- Directed by: Josephine Decker
- Written by: Iliza Shlesinger
- Produced by: Ray Maiello; Rob Guillermo; Nihaar Sinha; Houston King; Sam Pressman; Iliza Shlesinger; Paula Paizes;
- Starring: Iliza Shlesinger; Tom Welling; Lola Tung; Garrett Wareing; Cassidy Freeman; Megan Mullally;
- Cinematography: Eric Branco
- Edited by: David Barker
- Music by: Tamar-kali
- Production companies: Moontower Productions, a Radiant Media Studios company; Indus Valley Media; Pressman Film;
- Release date: January 26, 2026 (Sundance);
- Running time: 98 minutes
- Country: United States
- Language: English

= Chasing Summer (film) =

2026 American comedy-drama film

Chasing Summer is a 2026 American comedy-drama film directed by Josephine Decker, from a screenplay by Iliza Shlesinger. It stars Shlesinger, Tom Welling, Lola Tung, Garrett Wareing, Cassidy Freeman and Megan Mullally.

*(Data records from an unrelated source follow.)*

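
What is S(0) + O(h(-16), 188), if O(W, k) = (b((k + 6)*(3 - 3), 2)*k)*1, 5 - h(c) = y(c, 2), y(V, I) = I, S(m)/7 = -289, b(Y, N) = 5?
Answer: -1083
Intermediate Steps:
S(m) = -2023 (S(m) = 7*(-289) = -2023)
h(c) = 3 (h(c) = 5 - 1*2 = 5 - 2 = 3)
O(W, k) = 5*k (O(W, k) = (5*k)*1 = 5*k)
S(0) + O(h(-16), 188) = -2023 + 5*188 = -2023 + 940 = -1083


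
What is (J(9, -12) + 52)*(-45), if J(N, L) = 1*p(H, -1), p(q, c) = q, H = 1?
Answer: -2385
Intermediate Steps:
J(N, L) = 1 (J(N, L) = 1*1 = 1)
(J(9, -12) + 52)*(-45) = (1 + 52)*(-45) = 53*(-45) = -2385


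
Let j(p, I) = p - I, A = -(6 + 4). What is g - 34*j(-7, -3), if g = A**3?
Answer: -864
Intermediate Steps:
A = -10 (A = -1*10 = -10)
g = -1000 (g = (-10)**3 = -1000)
g - 34*j(-7, -3) = -1000 - 34*(-7 - 1*(-3)) = -1000 - 34*(-7 + 3) = -1000 - 34*(-4) = -1000 + 136 = -864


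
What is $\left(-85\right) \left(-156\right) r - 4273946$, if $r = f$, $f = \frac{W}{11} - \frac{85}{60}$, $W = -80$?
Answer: $- \frac{48280841}{11} \approx -4.3892 \cdot 10^{6}$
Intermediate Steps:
$f = - \frac{1147}{132}$ ($f = - \frac{80}{11} - \frac{85}{60} = \left(-80\right) \frac{1}{11} - \frac{17}{12} = - \frac{80}{11} - \frac{17}{12} = - \frac{1147}{132} \approx -8.6894$)
$r = - \frac{1147}{132} \approx -8.6894$
$\left(-85\right) \left(-156\right) r - 4273946 = \left(-85\right) \left(-156\right) \left(- \frac{1147}{132}\right) - 4273946 = 13260 \left(- \frac{1147}{132}\right) - 4273946 = - \frac{1267435}{11} - 4273946 = - \frac{48280841}{11}$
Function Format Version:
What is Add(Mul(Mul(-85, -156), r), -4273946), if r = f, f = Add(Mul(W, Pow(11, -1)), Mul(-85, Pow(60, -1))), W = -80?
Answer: Rational(-48280841, 11) ≈ -4.3892e+6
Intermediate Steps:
f = Rational(-1147, 132) (f = Add(Mul(-80, Pow(11, -1)), Mul(-85, Pow(60, -1))) = Add(Mul(-80, Rational(1, 11)), Mul(-85, Rational(1, 60))) = Add(Rational(-80, 11), Rational(-17, 12)) = Rational(-1147, 132) ≈ -8.6894)
r = Rational(-1147, 132) ≈ -8.6894
Add(Mul(Mul(-85, -156), r), -4273946) = Add(Mul(Mul(-85, -156), Rational(-1147, 132)), -4273946) = Add(Mul(13260, Rational(-1147, 132)), -4273946) = Add(Rational(-1267435, 11), -4273946) = Rational(-48280841, 11)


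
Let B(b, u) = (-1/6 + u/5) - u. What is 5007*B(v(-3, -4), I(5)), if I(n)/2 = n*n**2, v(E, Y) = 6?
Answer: -2004469/2 ≈ -1.0022e+6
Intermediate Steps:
I(n) = 2*n**3 (I(n) = 2*(n*n**2) = 2*n**3)
B(b, u) = -1/6 - 4*u/5 (B(b, u) = (-1*1/6 + u*(1/5)) - u = (-1/6 + u/5) - u = -1/6 - 4*u/5)
5007*B(v(-3, -4), I(5)) = 5007*(-1/6 - 8*5**3/5) = 5007*(-1/6 - 8*125/5) = 5007*(-1/6 - 4/5*250) = 5007*(-1/6 - 200) = 5007*(-1201/6) = -2004469/2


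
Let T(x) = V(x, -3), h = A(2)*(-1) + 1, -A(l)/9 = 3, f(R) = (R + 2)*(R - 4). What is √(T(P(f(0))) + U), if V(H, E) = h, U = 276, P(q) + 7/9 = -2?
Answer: 4*√19 ≈ 17.436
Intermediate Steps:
f(R) = (-4 + R)*(2 + R) (f(R) = (2 + R)*(-4 + R) = (-4 + R)*(2 + R))
A(l) = -27 (A(l) = -9*3 = -27)
P(q) = -25/9 (P(q) = -7/9 - 2 = -25/9)
h = 28 (h = -27*(-1) + 1 = 27 + 1 = 28)
V(H, E) = 28
T(x) = 28
√(T(P(f(0))) + U) = √(28 + 276) = √304 = 4*√19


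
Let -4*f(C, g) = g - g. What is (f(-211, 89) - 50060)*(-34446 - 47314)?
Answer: 4092905600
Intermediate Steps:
f(C, g) = 0 (f(C, g) = -(g - g)/4 = -¼*0 = 0)
(f(-211, 89) - 50060)*(-34446 - 47314) = (0 - 50060)*(-34446 - 47314) = -50060*(-81760) = 4092905600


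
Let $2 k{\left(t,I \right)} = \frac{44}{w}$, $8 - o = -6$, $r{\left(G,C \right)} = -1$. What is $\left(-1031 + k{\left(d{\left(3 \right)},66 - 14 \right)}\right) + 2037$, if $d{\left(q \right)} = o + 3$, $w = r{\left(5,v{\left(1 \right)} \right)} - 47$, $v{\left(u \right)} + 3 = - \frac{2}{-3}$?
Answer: $\frac{24133}{24} \approx 1005.5$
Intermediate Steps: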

It had its world premiere at the 2026 Sundance Film Festival on January 26, 2026.

==Premise==
After losing both her job and boyfriend, Jamie retreats to her small Texas hometown where friends and flings from a fateful high school summer turn her life upside down.

==Cast==
- Iliza Shlesinger as Jamie
- Garrett Wareing as Colby
- Lola Tung as Harper
- Cassidy Freeman as Marissa
- Tom Welling as Chase
- Megan Mullally as Layanne
- Aimee Garcia as Amanda
- Jeff Perry as Randall
- David Castañeda as Aaron
- Lauren Aboulafia as Lexi
- Kristin Slaysman as Morgan

==Production==
In October 2025, it was announced Iliza Shlesinger, Garrett Wareing, Lola Tung, Cassidy Freeman, Tom Welling, Megan Mullally, Jeff Perry and Aimee Garcia had joined the cast of the film, with Josephine Decker directing from a screenplay by Shlesinger who will also serve as a producer.

Principal photography took place in August 2025, in St. Louis.

==Release==
It had its world premiere at the 2026 Sundance Film Festival on January 26, 2026.